The United States Supreme Court went on to explain:

We have concluded that an employer’s conduct need not be independently “egregious” to satisfy… requirements for a punitive damages award, although evidence of egregious misconduct may be used to meet the plaintiff’s burden of proof.

VII. Conclusion

Under the California FEHA, an employer must have at least five employees to be liable for discrimination, but just one for sexual harassment. Under the federal Title VII an employer must have at least fifteen employees for liability.

FEHA provides for both the liability of an employer as well as the liability of individual employees who are responsible for sexual harassment in the workplace. Under Title VII only employers are liable for sexual harassment. Employers can be held responsible for negligent failure to take steps to prevent harassment of employees by non-employees, such as vendors or customers. Employers can even be liable for off-duty sexual harassment committed by employees if there is an adequate connection between the harassing behavior and the employment.

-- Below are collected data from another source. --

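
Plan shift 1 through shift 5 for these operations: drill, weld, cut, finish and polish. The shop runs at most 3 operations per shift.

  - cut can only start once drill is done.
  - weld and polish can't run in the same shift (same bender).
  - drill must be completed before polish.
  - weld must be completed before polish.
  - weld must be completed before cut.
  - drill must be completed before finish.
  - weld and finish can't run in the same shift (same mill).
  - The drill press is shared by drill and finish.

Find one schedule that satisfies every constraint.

drill -> shift 1; polish -> shift 2; weld -> shift 1; cut -> shift 2; finish -> shift 2

Checking: drill(shift 1) before polish(shift 2); weld(shift 1) before polish(shift 2); drill(shift 1) before cut(shift 2); weld(shift 1) before cut(shift 2); drill(shift 1) before finish(shift 2); weld(shift 1) != polish(shift 2); drill(shift 1) != finish(shift 2); weld(shift 1) != finish(shift 2); max 3 per shift (cap 3).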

Although non-employees are not liable under either federal or California sexual harassment statutes, non-employees may be held liable for common law torts committed against the victim, such as assault and battery.

If an employee delays in reporting sexual harassment, the employer can claim an affirmative defense that limits the damages to the employer under the theory that the employer would have been able to stop the sexual harassment and mitigate damages of the victim.

Finally, a victim can be awarded punitive damages under both California and federal law.